England in the war! Labor troubles; suffragette troubles; civil war in
Ireland--these things will melt winter in Texas. They'll go in. It would
be national suicide if they didn't."
His daughter stared at him. She was unaware that it was the bootblack
at the Carlton he was now quoting. She began to think he knew more about
foreign affairs than she had given him credit for.
"Yes, sir," he went on; "we've got to travel--fast. This won't be a
healthy neighborhood for non-combatants when the ruction starts. I'm
going if I have to buy a liner!"
"Nonsense!" said the girl. "This is the chance of a lifetime. I won't
be cheated out of it by a silly old dad.

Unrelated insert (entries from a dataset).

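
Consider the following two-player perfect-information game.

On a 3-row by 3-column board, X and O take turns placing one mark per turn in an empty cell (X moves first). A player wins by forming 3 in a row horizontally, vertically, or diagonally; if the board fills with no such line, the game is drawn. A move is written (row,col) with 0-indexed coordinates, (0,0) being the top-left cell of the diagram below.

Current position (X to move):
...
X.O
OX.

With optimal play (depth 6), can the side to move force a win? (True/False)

X winning at [.../X.O/OX.]: False

ply 1, X at .../X.O/OX. | (0,0)=-1→X../X.O/OX.; (0,1)=+0→.X./X.O/OX.*; (0,2)=+0→..X/X.O/OX.; (1,1)=+0→.../XXO/OX.; (2,2)=+0→.../X.O/OXX
ply 2, O at .X./X.O/OX. | (0,0)=-1→OX./X.O/OX.; (0,2)=-1→.XO/X.O/OX.; (1,1)=+0→.X./XOO/OX.*; (2,2)=-1→.X./X.O/OXO
ply 3, X at .X./XOO/OX. | (0,0)=-1→XX./XOO/OX.; (0,2)=+0→.XX/XOO/OX.*; (2,2)=-1→.X./XOO/OXX
ply 4, O at .XX/XOO/OX. | (0,0)=+0→OXX/XOO/OX.*; (2,2)=-1→.XX/XOO/OXO
ply 5, X at OXX/XOO/OX. | (2,2)=+0→OXX/XOO/OXX*
ply 6: OXX/XOO/OXX is terminal +0 (O); from .../X.O/OX. depth 6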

Why, here we are, face to face
with history!"
"American history is good enough for me," he spread-eagled. "What are
you looking at?"
"Provincial to the death!" she said thoughtfully. "You old dear--I love
you so! Some of our statesmen over home are going to look pretty foolish
now in the face of things they can't understand I hope you're not going
to be one of them."
"Twaddle!" he cried. "I'm going to the steamship offices to-day and
argue as I never argued for a vote."
His daughter saw that he was determined; and, wise from long experience,
she did not try to dissuade him.
London that hot Monday was a city on the alert, a city of hearts heavy
with dread. The rumors in one special edition of the papers were denied
in the next and reaffirmed in the next. Men who could look into the
future walked the streets with faces far from happy. Unrest ruled the
town. And it found its echo in the heart of the girl from Texas as she
thought of her young friend of the Agony Column "in durance vile" behind
the frowning walls of Scotland Yard.
That afternoon her father appeared, with the beaming mien of the victor,
and announced that for a stupendous sum he had bought the tickets of a
man who was to have sailed on the steamship Saronia three days hence.